En el puente de Sagamore había poco tráfico. Mientras atravesaba el canal de Cabo Cod, Clint conducía con creciente impaciencia, mirando cada dos por tres el indicador de velocidad para comprobar que no iba demasiado rápido. Sabía que se había salvado por poco de que la policía lo detuviera en la carretera 3, cuando estaba yendo a 110 km por una zona por la que no se podía circular a más de 90 km por hora.
Clint miró la hora en su reloj. Eran las ocho en punto. Me quedan por lo menos cuarenta minutos más para llegar, pensó. Encendió la radio en el momento justo para oír la voz vehemente del locutor de un informativo que decía:
—Continúan los rumores sobre la posible falsedad de la confesión de suicidio en torno a la presunta muerte de Kathy Frawley. Lejos de confirmar o negar la veracidad de dicho rumor, las autoridades se han limitado a facilitar los nombres de dos sospechosos en el secuestro de las gemelas Frawley.
Clint notó que el sudor comenzaba a brotarle por todos los poros de su cuerpo.
—Mediante un comunicado oficial han apelado a la colaboración ciudadana con el fin de detener a un ex presidiario llamado Ralph Hudson. El sospechoso, conocido con el alias de Clint Downes, trabajaba últimamente como guarda del club de campo de Danbury, en Connecticut. En la orden de arresto se nombra asimismo a su novia, Angie Ames. Según la información de que disponemos, Downes fue visto por última vez en el aeropuerto de LaGuardia, donde lo dejó un taxi pasadas las cinco de la tarde. De la mujer, Angie Ames, no se tienen noticias desde la noche del jueves. Se cree que viaja en una furgoneta Chevy de color marrón oscuro, de doce años y con matrícula de Connecticut…
No tardarán mucho en seguirme la pista hasta el puente aéreo, pensó Clint desesperado. Luego me rastrearán hasta la agencia de alquiler de coches y conseguirán la descripción de este vehículo. Tengo que deshacerme de él cuanto antes. Al final del puente cogió la carretera central del cabo. Al menos he tenido la lucidez de pedirle al empleado de la agencia un mapa de Maine, pensó. Puede que eso me dé un poco más de tiempo. Tengo que pensar qué voy a hacer.
Voy a arriesgarme a seguir por esta carretera, concluyó. Cuanto más me acerque a Chatham mejor. Si la poli sospecha que estamos en el cabo, registrarán todos los moteles… eso si no los han registrado ya, pensó abatido.

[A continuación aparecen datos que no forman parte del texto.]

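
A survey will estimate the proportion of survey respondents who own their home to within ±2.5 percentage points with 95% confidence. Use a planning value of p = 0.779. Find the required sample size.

n = 1059

For a proportion with margin E = 0.025 at 95% confidence, z = 1.960.
n = p̂(1−p̂)(z/E)² = 0.779 × 0.221 × (1.960/0.025)² = 1058.19
Round up: n = 1059.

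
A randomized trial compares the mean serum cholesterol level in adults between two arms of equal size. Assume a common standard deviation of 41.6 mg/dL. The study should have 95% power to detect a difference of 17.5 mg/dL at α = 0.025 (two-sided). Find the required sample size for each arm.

For two equal groups, n per group = 2·((z_{α/2} + z_β)·σ/δ)².
z_{α/2} = 2.241; z_β = 1.645 (power 95%).
n = 2 × (3.886 × 41.6 / 17.5)² = 2 × 85.33 = 170.66
Round up: n = 171 per group.

171 per group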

Clint recorría rápidamente la carretera con la mirada cada vez que pasaba por delante de una salida ante la posible presencia de coches patrulla. El paisaje comenzó a resultarle más familiar al llegar a la salida 5 para Centerville. Aquí es donde hicimos el trabajo, recordó. La salida 8 correspondía a Dennis y Yarmouth. El trayecto se le hizo interminable hasta que al fin llegó a la salida 11, la de Harwich y Brewster, y se desvió por la carretera 137. Ya estoy casi en Chatham, pensó, tratando de tranquilizarse. Ha llegado el momento de deshacerse de este coche. Fue entonces cuando vio a lo lejos el lugar que buscaba, un complejo de cines con un aparcamiento abarrotado.
Diez minutos más tarde, aparcado dos filas por detrás, vio que una pareja de adolescentes dejaban un sedán de gama baja y entraban en el vestíbulo del teatro. Clint se bajó del coche de alquiler, los siguió hasta el vestíbulo y se quedó en un rincón, desde donde los vio ponerse en la cola de las entradas. Clint aguardó a que el acomodador les rompiera las entradas y la pareja desapareciera por un pasillo antes de volver a salir al aparcamiento. Ni siquiera se han molestado en cerrar la puerta con llave, pensó al intentar abrir el picaporte del lado del conductor. No me lo pongáis tan fácil. Clint se metió en el coche y esperó un instante hasta estar seguro de que no había nadie cerca.
Se agachó bajo el salpicadero y, con manos expertas y movimientos diestros, unió los cables para activar el contacto. El sonido de arranque del motor le proporcionó la primera sensación de alivio desde que había oído las noticias por la radio. Clint encendió las luces, metió la marcha correspondiente e inició la fase final de su viaje a Chatham.